I was never one of those little girls who dreamed up every detail of her wedding day.  But I was one of those girls who loved to get dressed up.  During Bar & Bat Mitzvah season, I had a chance to dress up a lot.  I must have been to something like 30-40 parties.  If it were up to me, I would have worn a new dress every time — and as it was, I did have a ton of dresses.

Come high school, we didn’t have a lot of dances, and I didn’t go to a lot of sweet sixteens, so opportunities were a little more rare (my dressing up, in effect changed to night club attire).  Sure, I went to a few proms, but other than that, all I had was my senior prom.  My dress was me to a tee.  A long red dress with a leopard print lining on top (see picture here).  I still remember the moment that I saw it, and laughed at the irony of finding a piece of clothing so unique that there was no way anyone else would have it.

That would have been a nightmare! To show up in the same dress as someone else!  God forbid you laugh it off and make light of the situation — hey, you both have good taste.  No, girls are more often caddy before comrades.  But I digress.

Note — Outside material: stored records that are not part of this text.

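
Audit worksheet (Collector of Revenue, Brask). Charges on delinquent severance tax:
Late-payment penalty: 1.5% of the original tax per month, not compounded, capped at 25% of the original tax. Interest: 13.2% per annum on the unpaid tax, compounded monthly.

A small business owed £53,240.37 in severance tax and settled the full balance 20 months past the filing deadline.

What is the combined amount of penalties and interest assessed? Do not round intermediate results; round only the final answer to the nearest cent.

Penalty (uncapped): 20 × 1.5% × £53,240.37 = £15,972.11…; cap = 25% × £53,240.37 = £13,310.09… → penalty = £13,310.09…
Interest (13.2%/yr ÷ 12 = 1.1%/month): £53,240.37 × ((1 + 0.011)^20 − 1) = £13,021.5746…
Penalties + interest = £13,310.0925 + £13,021.5746… = £26,331.67

£26,331.67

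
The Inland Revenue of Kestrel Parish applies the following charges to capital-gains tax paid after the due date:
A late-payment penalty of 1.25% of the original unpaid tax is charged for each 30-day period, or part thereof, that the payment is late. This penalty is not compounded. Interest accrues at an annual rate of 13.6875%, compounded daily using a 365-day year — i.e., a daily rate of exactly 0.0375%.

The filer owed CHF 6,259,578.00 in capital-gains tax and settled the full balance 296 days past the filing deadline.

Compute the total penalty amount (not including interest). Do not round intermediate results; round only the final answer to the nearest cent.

CHF 782,447.25

Penalty periods: ⌈296/30⌉ = 10; penalty = 10 × 1.25% × CHF 6,259,578.00 = CHF 782,447.25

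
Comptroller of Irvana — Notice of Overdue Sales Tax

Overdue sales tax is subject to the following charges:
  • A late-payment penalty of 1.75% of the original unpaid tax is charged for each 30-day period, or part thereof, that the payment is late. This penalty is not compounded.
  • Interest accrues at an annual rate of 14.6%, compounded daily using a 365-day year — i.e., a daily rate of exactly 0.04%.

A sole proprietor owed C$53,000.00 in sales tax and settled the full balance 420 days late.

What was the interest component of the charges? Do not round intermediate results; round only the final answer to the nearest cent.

C$9,693.53

Interest: C$53,000.00 × ((1 + 0.0004)^420 − 1) = C$53,000.00 × 0.18289688… = C$9,693.5344…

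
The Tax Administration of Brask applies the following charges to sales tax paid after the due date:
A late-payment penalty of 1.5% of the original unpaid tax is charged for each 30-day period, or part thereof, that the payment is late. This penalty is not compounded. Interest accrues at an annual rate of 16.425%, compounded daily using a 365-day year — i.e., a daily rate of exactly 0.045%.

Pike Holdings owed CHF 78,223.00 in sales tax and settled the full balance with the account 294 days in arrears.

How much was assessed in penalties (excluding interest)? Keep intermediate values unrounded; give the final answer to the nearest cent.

Penalty periods: ⌈294/30⌉ = 10; penalty = 10 × 1.5% × CHF 78,223.00 = CHF 11,733.45

CHF 11,733.45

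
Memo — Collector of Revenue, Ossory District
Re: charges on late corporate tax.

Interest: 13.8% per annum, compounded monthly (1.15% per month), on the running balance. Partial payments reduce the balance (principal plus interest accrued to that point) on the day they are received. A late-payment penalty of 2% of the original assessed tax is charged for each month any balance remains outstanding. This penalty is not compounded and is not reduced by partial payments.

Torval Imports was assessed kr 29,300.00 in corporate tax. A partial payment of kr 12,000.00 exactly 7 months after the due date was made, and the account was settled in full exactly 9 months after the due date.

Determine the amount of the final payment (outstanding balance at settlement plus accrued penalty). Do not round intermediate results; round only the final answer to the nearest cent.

kr 25,472.27

Balance at month 7: kr 29,300.0000 × (1 + 0.0115)^7 = kr 31,741.6011…
After kr 12,000.00 payment: kr 31,741.6011… − kr 12,000.00 = kr 19,741.6011…
Balance at month 9: kr 19,741.6011… × (1 + 0.0115)^2 = kr 20,198.2688…
Penalty: 9 × 2% × kr 29,300.00 = kr 5,274.00
Final settlement = outstanding balance + penalty = kr 20,198.2688… + kr 5,274.00 = kr 25,472.27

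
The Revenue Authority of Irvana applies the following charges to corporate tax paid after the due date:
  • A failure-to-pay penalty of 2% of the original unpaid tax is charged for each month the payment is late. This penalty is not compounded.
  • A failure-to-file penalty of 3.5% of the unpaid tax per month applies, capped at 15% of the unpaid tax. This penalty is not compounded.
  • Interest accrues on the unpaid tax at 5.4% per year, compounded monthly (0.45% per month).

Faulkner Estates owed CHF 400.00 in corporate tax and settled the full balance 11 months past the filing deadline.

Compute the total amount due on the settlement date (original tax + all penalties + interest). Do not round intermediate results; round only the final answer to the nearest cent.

Failure-to-file: 11 × 3.5% × CHF 400.00 = CHF 154.00, capped at 15% × CHF 400.00 = CHF 60.00
Failure-to-pay penalty: 11 × 2% × CHF 400.00 = CHF 88.00
Interest: CHF 400.00 × ((1 + 0.0045)^11 − 1) = CHF 400.00 × 0.0506289… = CHF 20.2516…
Total = CHF 400.00 + CHF 148.0000 + CHF 20.2516… = CHF 568.25

CHF 568.25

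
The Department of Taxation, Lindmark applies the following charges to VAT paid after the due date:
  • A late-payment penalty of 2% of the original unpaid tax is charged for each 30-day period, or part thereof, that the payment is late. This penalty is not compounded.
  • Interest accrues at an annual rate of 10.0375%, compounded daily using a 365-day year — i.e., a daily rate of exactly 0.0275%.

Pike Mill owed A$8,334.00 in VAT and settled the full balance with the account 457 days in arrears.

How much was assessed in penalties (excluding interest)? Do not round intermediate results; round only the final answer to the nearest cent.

A$2,666.88

Penalty periods: ⌈457/30⌉ = 16; penalty = 16 × 2% × A$8,334.00 = A$2,666.88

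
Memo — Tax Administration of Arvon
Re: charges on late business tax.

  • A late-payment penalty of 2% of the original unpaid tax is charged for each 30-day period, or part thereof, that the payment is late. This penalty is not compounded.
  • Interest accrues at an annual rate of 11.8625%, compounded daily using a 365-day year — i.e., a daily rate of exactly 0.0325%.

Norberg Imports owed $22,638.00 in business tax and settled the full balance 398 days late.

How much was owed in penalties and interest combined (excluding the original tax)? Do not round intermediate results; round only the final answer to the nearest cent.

$9,464.14

Penalty periods: ⌈398/30⌉ = 14; penalty = 14 × 2% × $22,638.00 = $6,338.64
Interest: $22,638.00 × ((1 + 0.000325)^398 − 1) = $22,638.00 × 0.13806447… = $3,125.5034…
Penalties + interest = $6,338.6400 + $3,125.5034… = $9,464.14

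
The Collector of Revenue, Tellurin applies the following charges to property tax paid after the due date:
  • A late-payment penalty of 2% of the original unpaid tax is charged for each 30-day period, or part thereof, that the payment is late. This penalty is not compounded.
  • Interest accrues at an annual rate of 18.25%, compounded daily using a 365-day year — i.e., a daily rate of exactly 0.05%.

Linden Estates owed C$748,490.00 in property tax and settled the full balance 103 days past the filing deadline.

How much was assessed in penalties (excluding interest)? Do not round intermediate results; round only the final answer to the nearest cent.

Penalty periods: ⌈103/30⌉ = 4; penalty = 4 × 2% × C$748,490.00 = C$59,879.20

C$59,879.20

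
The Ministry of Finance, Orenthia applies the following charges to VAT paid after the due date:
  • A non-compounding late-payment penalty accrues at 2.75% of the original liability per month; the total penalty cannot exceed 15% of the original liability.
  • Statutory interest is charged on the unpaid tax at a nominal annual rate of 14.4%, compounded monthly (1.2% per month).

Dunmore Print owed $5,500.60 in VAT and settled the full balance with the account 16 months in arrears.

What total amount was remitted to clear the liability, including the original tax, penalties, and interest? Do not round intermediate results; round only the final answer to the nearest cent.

Penalty (uncapped): 16 × 2.75% × $5,500.60 = $2,420.26…; cap = 15% × $5,500.60 = $825.09 → penalty = $825.09
Interest: $5,500.60 × ((1 + 0.012)^16 − 1) = $5,500.60 × 0.2102865… = $1,156.7021…
Total = $5,500.60 + $825.0900 + $1,156.7021… = $7,482.39

$7,482.39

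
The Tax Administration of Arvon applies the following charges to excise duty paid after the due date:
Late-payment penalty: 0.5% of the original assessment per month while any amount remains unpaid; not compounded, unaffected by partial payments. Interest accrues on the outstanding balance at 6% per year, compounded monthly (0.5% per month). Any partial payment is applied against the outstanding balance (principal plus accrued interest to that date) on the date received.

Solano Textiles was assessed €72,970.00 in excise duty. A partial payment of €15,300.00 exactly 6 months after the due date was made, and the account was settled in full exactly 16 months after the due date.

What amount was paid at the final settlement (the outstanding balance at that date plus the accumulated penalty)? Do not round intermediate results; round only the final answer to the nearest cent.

Balance at month 6: €72,970.0000 × (1 + 0.005)^6 = €75,186.6469…
After €15,300.00 payment: €75,186.6469… − €15,300.00 = €59,886.6469…
Balance at month 16: €59,886.6469… × (1 + 0.005)^10 = €62,949.2579…
Penalty: 16 × 0.5% × €72,970.00 = €5,837.60
Final settlement = outstanding balance + penalty = €62,949.2579… + €5,837.60 = €68,786.86

€68,786.86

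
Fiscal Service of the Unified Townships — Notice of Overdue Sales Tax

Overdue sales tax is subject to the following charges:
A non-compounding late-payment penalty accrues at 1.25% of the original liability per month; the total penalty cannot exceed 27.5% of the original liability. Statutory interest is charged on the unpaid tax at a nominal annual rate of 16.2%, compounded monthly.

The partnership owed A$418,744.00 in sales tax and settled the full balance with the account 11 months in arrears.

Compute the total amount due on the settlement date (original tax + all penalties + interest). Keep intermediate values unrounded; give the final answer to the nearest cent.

A$542,876.84

Penalty: 11 × 1.25% × A$418,744.00 = A$57,577.30 (below the 27.5% cap of A$115,154.60)
Interest (16.2%/yr ÷ 12 = 1.35%/month): A$418,744.00 × ((1 + 0.0135)^11 − 1) = A$66,555.5410…
Total = A$418,744.00 + A$57,577.3000 + A$66,555.5410… = A$542,876.84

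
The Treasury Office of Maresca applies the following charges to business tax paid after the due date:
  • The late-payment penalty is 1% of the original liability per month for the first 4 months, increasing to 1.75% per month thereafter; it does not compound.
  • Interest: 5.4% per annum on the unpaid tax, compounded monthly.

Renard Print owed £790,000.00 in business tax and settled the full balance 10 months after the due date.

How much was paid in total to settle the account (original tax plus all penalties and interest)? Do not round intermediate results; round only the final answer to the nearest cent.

Penalty, months 1–4: 4 × 1% × £790,000.00 = £31,600.00
Penalty, months 5–10: 6 × 1.75% × £790,000.00 = £82,950.00
Interest (5.4%/yr ÷ 12 = 0.45%/month): £790,000.00 × ((1 + 0.0045)^10 − 1) = £36,278.5945…
Total = £790,000.00 + £114,550.0000 + £36,278.5945… = £940,828.59

£940,828.59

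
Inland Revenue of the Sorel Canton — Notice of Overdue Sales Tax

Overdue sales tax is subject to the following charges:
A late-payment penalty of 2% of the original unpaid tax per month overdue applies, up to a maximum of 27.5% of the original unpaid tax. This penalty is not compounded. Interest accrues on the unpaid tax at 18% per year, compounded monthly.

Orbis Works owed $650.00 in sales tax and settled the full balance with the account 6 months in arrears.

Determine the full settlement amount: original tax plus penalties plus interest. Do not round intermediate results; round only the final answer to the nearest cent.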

Your wedding dress is by far the most important dress a girl will ever wear in her life.  Some may not take this decision so seriously, since you only wear it one day.  But it is a very important day.  I didn’t need to (or want to) spend too much on it, but I knew that I needed to feel like the most beautiful girl in the world in my dress.

It’s not every day you try on wedding dresses, and once you do, it’s unlike any other fitting experience you will ever have.  It’s hard to transform your mind into looking at yourself as a bride.  And I was told so many times that — much like true love — you know when you have found the one the moment you see yourself in it.

So I did research, and I started to do some shopping.  I started to figure out what I really liked.  I know myself style-wise and I knew I needed something unique, something that made me shine.  It took shopping at three different bridal shops until I found the one, and the feeling is overwhelming and nerve-wrecking.  It was almost hard to get through that emotion to know it was the one.

But I did, and I haven’t yet come down from this overwhelming feeling — the excitement, the nerves, all of it.  But I found it, and maybe the planning will get easier from here on out, because I won’t have to show up on my wedding day naked.